Sydney Snape is the VP academic of the PSSA and a fourth year political science and history major at UBC. Her leadership role with the PSSA has played a large role in getting the policy off the ground.
She and her fellow student colleagues have been drafting the proposal for the past few months. Now, the PSSA is ready for the proposal to be reviewed by the UBC’s Equity Committee and UBC’s political science head of department, Allan Tupper.
The proposal comes at a time where concerns about sexual assault and rape culture at the university have come under the spotlight.
In 2013, the University investigated reports of a rape chants being sang during the Sauder School of Business’ FROSH event. Students partaking in the chant were reciting lines about non-consensual sex with underage girls.
There were also strings of sexual assaults on campus that occurred over the span of several months between April 19, 2013 and October 19, 2013. Reports of these attacks became publicized and suddenly the topic of sexual assault became a pressing issue on campus. Media outlets zoomed their attention to UBC and how the school was responding to the attacks.
While these assaults were brought to the public front, the majority of sexual assaults do not. Canadian universities do not publish sexual assault statistics, but data collected in Canada has shown that out of every 100 incidences of sexual assault, only six are reported to police.
A special investigation by the CBC revealed that UBC’s sexual assault reporting is completely out of sync with statistics. Data collected shows that the number of sexual assault reports received by UBC between 2009 and 2013 is less than 25 per cent of the reports received by the RCMP detachment on campus during the same span of time.
The large difference in reporting received by the university and by the RCMP raises questions as to how the school is creating a safe and trusting space for students to come forward about their experiences with sexual assault.
UBC has taken some safety measures to ensure better security on campus. So far $750,000 has been invested in lighting and landscaping enhancements in order to ensure well lit and visible walk ways, and $250,000 will be used towards education programs, exploration of CCTV options and the development of communicate tools such as a smartphone safety app. Nevertheless, security measures don’t send a strong enough message that sexual assault is not tolerated on campus.
The university does not have a current sexual assault or gender sensitivity policy. In fact, out of Canada’s 78 universities, only nine have sexual assault policies in place.

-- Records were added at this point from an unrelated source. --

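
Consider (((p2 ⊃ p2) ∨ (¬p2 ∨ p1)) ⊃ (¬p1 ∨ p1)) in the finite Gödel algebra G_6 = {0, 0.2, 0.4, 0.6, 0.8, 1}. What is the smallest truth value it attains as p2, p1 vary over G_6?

The minimum is attained at p2 = 0, p1 = 0.2:
  (p2 ⊃ p2): 0 ≤ 0, so result = 1
  ¬p2: Gödel ¬ of 0 = 1 (operand is 0)
  (¬p2 ∨ p1) = max(1, 0.2) = 1
  ((p2 ⊃ p2) ∨ (¬p2 ∨ p1)) = max(1, 1) = 1
  ¬p1: Gödel ¬ of 0.2 = 0 (operand ≠ 0)
  (¬p1 ∨ p1) = max(0, 0.2) = 0.2
  (((p2 ⊃ p2) ∨ (¬p2 ∨ p1)) ⊃ (¬p1 ∨ p1)): 1 > 0.2, so result = 0.2
Checking all 36 assignments confirms none give a value below 0.20.

0.20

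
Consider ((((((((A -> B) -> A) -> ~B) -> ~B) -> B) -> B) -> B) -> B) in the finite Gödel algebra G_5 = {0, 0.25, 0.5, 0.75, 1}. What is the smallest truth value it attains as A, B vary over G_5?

The minimum is attained at A = 0, B = 0.25:
  (A -> B): 0 ≤ 0.25, so result = 1
  ((A -> B) -> A): 1 > 0, so result = 0
  ~B: Gödel ¬ of 0.25 = 0 (operand ≠ 0)
  (((A -> B) -> A) -> ~B): 0 ≤ 0, so result = 1
  ~B: Gödel ¬ of 0.25 = 0 (operand ≠ 0)
  ((((A -> B) -> A) -> ~B) -> ~B): 1 > 0, so result = 0
  (((((A -> B) -> A) -> ~B) -> ~B) -> B): 0 ≤ 0.25, so result = 1
  ((((((A -> B) -> A) -> ~B) -> ~B) -> B) -> B): 1 > 0.25, so result = 0.25
  (((((((A -> B) -> A) -> ~B) -> ~B) -> B) -> B) -> B): 0.25 ≤ 0.25, so result = 1
  ((((((((A -> B) -> A) -> ~B) -> ~B) -> B) -> B) -> B) -> B): 1 > 0.25, so result = 0.25
Checking all 25 assignments confirms none give a value below 0.25.

0.25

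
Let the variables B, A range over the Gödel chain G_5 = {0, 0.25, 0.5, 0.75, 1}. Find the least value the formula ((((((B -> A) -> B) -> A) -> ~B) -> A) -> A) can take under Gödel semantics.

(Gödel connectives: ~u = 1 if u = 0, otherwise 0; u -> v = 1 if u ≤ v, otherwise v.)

The minimum is attained at B = 0.25, A = 0.25:
  (B -> A): 0.25 ≤ 0.25, so result = 1
  ((B -> A) -> B): 1 > 0.25, so result = 0.25
  (((B -> A) -> B) -> A): 0.25 ≤ 0.25, so result = 1
  ~B: Gödel ¬ of 0.25 = 0 (operand ≠ 0)
  ((((B -> A) -> B) -> A) -> ~B): 1 > 0, so result = 0
  (((((B -> A) -> B) -> A) -> ~B) -> A): 0 ≤ 0.25, so result = 1
  ((((((B -> A) -> B) -> A) -> ~B) -> A) -> A): 1 > 0.25, so result = 0.25
Checking all 25 assignments confirms none give a value below 0.25.

0.25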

However, there are several groups (such as the UBC Sexual Assault Support Center, Equity Services and Access and Diversity) that have been hard at work over the last several years to get a school wide policy implemented.
The decision by the PSSA to create a sexual assault and gender sensitivity policy for the political science department highlights how students are taking action to make sure that UBC begins to create a safe space for students and staff.

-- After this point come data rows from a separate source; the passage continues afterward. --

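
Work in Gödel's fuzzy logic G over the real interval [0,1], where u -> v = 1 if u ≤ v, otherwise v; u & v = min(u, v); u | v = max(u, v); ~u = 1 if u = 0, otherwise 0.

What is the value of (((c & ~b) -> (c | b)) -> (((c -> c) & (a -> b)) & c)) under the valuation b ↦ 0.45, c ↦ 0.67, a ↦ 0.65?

~b: Gödel ¬ of 0.45 = 0 (operand ≠ 0)
(c & ~b) = min(0.67, 0) = 0
(c | b) = max(0.67, 0.45) = 0.67
((c & ~b) -> (c | b)): 0 ≤ 0.67, so result = 1
(c -> c): 0.67 ≤ 0.67, so result = 1
(a -> b): 0.65 > 0.45, so result = 0.45
((c -> c) & (a -> b)) = min(1, 0.45) = 0.45
(((c -> c) & (a -> b)) & c) = min(0.45, 0.67) = 0.45
(((c & ~b) -> (c | b)) -> (((c -> c) & (a -> b)) & c)): 1 > 0.45, so result = 0.45

0.45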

Snape told Vancity Buzz that the policy has three main objectives. The first is to promote more accessibility for students and staff to access resources about sexual assault online and in professors’ offices. Ensuring that workshops are consent and sexual assault are available for students and professors is also something the PSSA would like to be included in the policy. Lastly, the PSSA is pushing for a change on political science course syllabi so that they will include guidelines about making the classroom a safe and inclusive environment.
The PSSA also hopes to get other services such as the Sexual Assault Support Center and Access and Diversity involved with the policy implementation as well.

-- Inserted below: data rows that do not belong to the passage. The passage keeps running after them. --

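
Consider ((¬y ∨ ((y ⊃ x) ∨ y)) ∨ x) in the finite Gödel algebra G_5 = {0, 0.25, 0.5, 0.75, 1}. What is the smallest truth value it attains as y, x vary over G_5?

The minimum is attained at y = 0.25, x = 0:
  ¬y: Gödel ¬ of 0.25 = 0 (operand ≠ 0)
  (y ⊃ x): 0.25 > 0, so result = 0
  ((y ⊃ x) ∨ y) = max(0, 0.25) = 0.25
  (¬y ∨ ((y ⊃ x) ∨ y)) = max(0, 0.25) = 0.25
  ((¬y ∨ ((y ⊃ x) ∨ y)) ∨ x) = max(0.25, 0) = 0.25
Checking all 25 assignments confirms none give a value below 0.25.

0.25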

Snape explains that the policy is opening up discussion the importance of how to make campus a safe, and comfortable place while also promoting the idea of consent culture.
After UBC was under the media spotlight following the series of sexual assaults on campus, the topic of sexual violence became a big point of discussion at UBC.
“Everyone was talking about it but no one was really doing anything about it,” Snape said. “ With this policy, we want to continue the discussion but also create preventative accountability when it comes to sexual harassment and gender sensitivity in and out of the classroom.”
So far the proposal has received very positive feedback from students and professors within the political science department. The PSSA is hoping that if everything goes well, the policy be passed and implemented by the beginning of the next school year in September.